Se oye el rumor de un lamento global que perturba la vida y quita el sueño.

Para las mayorías, sólo queda el recurso del reclamo. Ese ceño fruncido y recurrente que demanda “¡Que alguien haga algo!”

Algunos estamos anhelando que trasciendan del lamento a la acción. Y no nos quedamos en meras buenas intenciones. Estamos predicando con el ejemplo, transformando la realidad. Suena pretencioso. Téngame paciencia por favor. Lo hacemos donde nos toca. En casa, la oficina, en el tráfico.

Ya no es tiempo de buscar protagonismos en la sobrada capacidad de señalar el problema. Es tiempo que cada uno se convierta en el líder que necesitamos con capacidad de proponer soluciones.

Hoy, en medio de crisis, Estado fallido, desempleo, violencia y suficientes etcéteras escandalosas, creo que hay soluciones.

Quiero retar a los más privilegiados. A los que gozan de educación, del hábito de la lectura y de la capacidad de investigar, cuestionar y proponer. Se vale exigirles y los tiempos lo demandan.

A estas alturas del 2012, no ser creativo es equivalente a no saber leer. ¡Ya basta de creer que somos víctimas! No me malinterprete, tengo claro que entre los secuestrados, muertos, desaparecidos o extorsionados, las cicatrices no son algo que se pueda ignorar. Pero, ¿vamos a vivir justificando que el niño muerde porque al niño lo mordieron?

La pregunta es si existen alternativas incluyentes y sostenibles. En la medida que ignoremos el reclamo de quien pide que alguien haga algo, nos hacemos cómplices del círculo vicioso.

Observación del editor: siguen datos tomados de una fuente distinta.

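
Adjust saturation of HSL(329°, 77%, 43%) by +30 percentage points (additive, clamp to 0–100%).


Original S = 77%
Adjustment = +30 percentage points
New S = 77 + (30) = 107
Clamp to [0, 100] → 100
= HSL(329°, 100%, 43%)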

“No hay nada más poderoso como una idea cuyo momento ha llegado”.

Esta crisis me grita y recuerda, que para este tiempo venimos al mundo. Para ser agentes de la solución. En este punto es indispensable identificar quién es líder, saber proponerlo y más importante, darle el espacio para que maniobre. El círculo vicioso trata de atraparnos en este punto con otra queja, que “‘los políticos son corruptos”. Que sólo prometen en elecciones, que todos son lo mismo, que no crean espacios y no ilusionan a nadie. No niego que nuestra clase política, nunca termina de sorprendernos por su capacidad de romper records de cinismo, sin embargo, no son responsables de que yo me quede de brazos cruzados. La oportunidad de cambiar es de quien la acepta. Allí donde se encuentra.

La capacidad de ilusionar es el hábito de quien encuentra su voz e inspira a los demás para que encuentren la suya.

Aquí y de momento, algunos aplausos radican en que al fin, alguien en una Sala Constitucional, le paró berrinches y orgías de poder, al perverso grupo de diputados de la camiseta sudada, traje a la medida e instrucción notoria. La bronca resultante, es una crisis prefabricada que no debemos permitir que nos hunda.

No me preocupa estar de parte de la mayoría en la Asamblea o de la Sala. No espero que el político de vieja escuela, aporte soluciones mientras sigue creyendo celosamente que puede compensar, su falta de solucionar e innovar, con el pulido hábito de culpar a otros, hablando apasionadamente.

Lo que me preocupa es que no reaccionemos los ciudadanos, que por cobardía, comodidad o ignorancia grave, delegamos a incompetentes y corruptos, la conducción de la res pública.

-“Urge que congregaciones, comunidades, gremios, universidades y población civil organizada, pro-orden, pro-desarrollo y pro-positiva, desarrollemos la capacidad de ilusionarnos.”